Letters expressing frustration are being sent to City Council members as well as to local newspapers. Despite the letters, leaders say the mandatory measures could be around for a while.
Falls Lake, Raleigh's main water supply, is only 81 percent full, and with spring and summer fast approaching, when more water is typically consumed, leaders worry about future water shortages.
"The reality is we're about to start the summer, and the lake is not full," said Raleigh Mayor Charles Meeker. "And the forecasts call for more drought, and frankly, we're concerned."
Meeker says that now is not the time to lift the water restrictions, even though water management officials admit to WRAL that they are not enforcing the restrictions as tightly as they did when they first enacted them. They say they don't have to because people are obeying the rules.

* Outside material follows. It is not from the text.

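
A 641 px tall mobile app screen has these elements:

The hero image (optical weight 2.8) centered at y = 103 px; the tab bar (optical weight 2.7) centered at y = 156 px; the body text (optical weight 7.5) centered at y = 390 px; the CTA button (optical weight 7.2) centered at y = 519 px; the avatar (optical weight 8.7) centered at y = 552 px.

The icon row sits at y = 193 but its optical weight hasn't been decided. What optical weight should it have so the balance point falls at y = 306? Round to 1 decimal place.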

"The water restrictions are not perfect, but they have resulted in a drop of water consumption by 25 to 30 percent," Meeker said.
And while some frustrated homeowners say the city should stop selling water to other towns in the county, Meeker says that wouldn't necessarily save water.
"There would be less water in the Neuse River, and the Corps of Engineers would release more water from Falls Lake, and so it would be the same result if they got it from us, or if they treated it themselves."
A committee will meet Tuesday to assess the area's long-term water plans and come up with ways to pay for the inevitable improvements to the system. The committee will then present its plan to Wake County commissioners at the end of May.